San Jose Mayor Says Insurance Mandate Would Make it Easier for Police to Seize Guns

Gun confiscation is not off the table in San Jose, California.

On a podcast appearance with the L.A. Times Monday morning, Mayor Sam Liccardo reiterated his support for the city’s recently approved gun control ordinances. The ordinances will require gun owners to purchase liability insurance and pay an annual fee to cover the public costs of gun violence.

Noncompliance with these new ordinances would be grounds for confiscation, according to Liccardo.

“We didn’t want to criminalize the failure to get insurance,” Liccardo said. “But there would be fines and there would be the ability for, most importantly I think, the police to seize guns.”

He said that if a person encountered police and it was determined that they possessed an uninsured gun, the new law “provides an easy mechanism to get an unsafe gun out of unsafe hands.” Liccardo went on to call this “the best benefit” of the insurance mandate approach.

Liccardo’s remarks were similar to those he gave back in June when the ordinances were first approved by the San Jose City Council. The measures were introduced in response to a shooting by a disgruntled employee at a San Jose light rail yard that claimed the lives of ten people, including the shooter.

The mayor said he hopes the firearm liability insurance mandate will be used to help compensate victims of gun violence and that it will encourage safer practices among gun owners. He claimed this type of insurance is already widely available. “Many homeowners and renters already have a policy that includes it, and if you don’t have it you can usually get a rider for next to nothing,” he said.

In terms of the fee “the goal is simply to compensate taxpayers,” Liccardo said. “Certainly the Second Amendment protects everyone’s right to own a gun, but it doesn’t require taxpayers to subsidize gun ownership.” The annual fee amount has not yet been determined.

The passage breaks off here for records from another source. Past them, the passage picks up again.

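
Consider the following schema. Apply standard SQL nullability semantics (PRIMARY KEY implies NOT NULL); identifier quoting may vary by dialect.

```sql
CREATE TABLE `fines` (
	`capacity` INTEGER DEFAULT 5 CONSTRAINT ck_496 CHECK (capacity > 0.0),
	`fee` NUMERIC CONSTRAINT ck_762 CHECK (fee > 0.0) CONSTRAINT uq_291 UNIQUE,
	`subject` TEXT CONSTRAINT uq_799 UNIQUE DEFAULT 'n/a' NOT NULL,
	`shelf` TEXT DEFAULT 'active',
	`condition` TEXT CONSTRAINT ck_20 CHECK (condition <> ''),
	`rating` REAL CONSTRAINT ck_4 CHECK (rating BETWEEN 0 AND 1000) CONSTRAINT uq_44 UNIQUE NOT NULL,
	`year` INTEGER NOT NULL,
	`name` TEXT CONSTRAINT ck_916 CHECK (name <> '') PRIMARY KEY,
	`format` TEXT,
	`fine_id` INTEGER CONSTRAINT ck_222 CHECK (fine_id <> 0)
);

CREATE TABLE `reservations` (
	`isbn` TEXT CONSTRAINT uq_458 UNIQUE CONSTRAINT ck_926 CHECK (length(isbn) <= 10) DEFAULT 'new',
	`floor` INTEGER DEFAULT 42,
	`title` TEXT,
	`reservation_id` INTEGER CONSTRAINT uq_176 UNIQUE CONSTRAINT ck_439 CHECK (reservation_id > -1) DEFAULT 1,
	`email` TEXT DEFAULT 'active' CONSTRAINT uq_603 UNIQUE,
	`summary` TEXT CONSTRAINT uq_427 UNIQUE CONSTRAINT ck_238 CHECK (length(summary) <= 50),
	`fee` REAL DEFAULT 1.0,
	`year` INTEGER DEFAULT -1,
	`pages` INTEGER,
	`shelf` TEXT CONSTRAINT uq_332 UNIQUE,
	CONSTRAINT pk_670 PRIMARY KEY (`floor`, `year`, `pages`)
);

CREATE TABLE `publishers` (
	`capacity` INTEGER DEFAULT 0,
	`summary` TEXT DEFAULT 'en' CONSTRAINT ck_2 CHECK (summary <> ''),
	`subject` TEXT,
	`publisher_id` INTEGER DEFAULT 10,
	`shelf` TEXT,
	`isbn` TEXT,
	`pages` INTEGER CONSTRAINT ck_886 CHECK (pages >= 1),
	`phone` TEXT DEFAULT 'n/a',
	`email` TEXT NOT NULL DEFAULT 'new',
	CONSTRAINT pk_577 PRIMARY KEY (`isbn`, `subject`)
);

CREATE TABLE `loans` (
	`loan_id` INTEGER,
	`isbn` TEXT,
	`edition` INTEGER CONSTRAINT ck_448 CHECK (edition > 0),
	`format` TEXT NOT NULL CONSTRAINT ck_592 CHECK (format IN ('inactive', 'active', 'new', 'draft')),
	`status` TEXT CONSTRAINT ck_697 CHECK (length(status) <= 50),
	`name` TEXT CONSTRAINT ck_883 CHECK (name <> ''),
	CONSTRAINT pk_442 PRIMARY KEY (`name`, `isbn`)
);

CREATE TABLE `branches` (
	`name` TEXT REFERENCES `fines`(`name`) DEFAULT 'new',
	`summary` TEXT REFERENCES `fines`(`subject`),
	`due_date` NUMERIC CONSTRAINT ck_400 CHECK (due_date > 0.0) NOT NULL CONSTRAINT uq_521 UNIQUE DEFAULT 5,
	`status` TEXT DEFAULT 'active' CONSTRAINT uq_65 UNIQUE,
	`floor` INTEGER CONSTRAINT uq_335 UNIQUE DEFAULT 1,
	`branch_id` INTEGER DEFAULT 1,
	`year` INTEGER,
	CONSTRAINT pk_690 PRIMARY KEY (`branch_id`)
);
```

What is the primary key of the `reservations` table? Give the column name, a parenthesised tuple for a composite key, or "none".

A table-level PRIMARY KEY clause names 3 columns: floor, year, pages.
This is a composite key — the combination is unique, not each column individually.

(floor, year, pages)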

News of the measures was met with immediate resistance from gun-rights organizations, who see the ordinances as unconstitutional. The Firearms Policy Coalition (FPC) has already said it will be ready to sue the city when the measures pass. “The FPC has already directed litigation counsel to take any and all actions they see fit to protect the rights and property of San Jose residents, visitors and our members,” FPC President Brandon Combs told San José Spotlight earlier this July.

The completed drafts of the ordinances are expected to go before the city council for a final vote this September.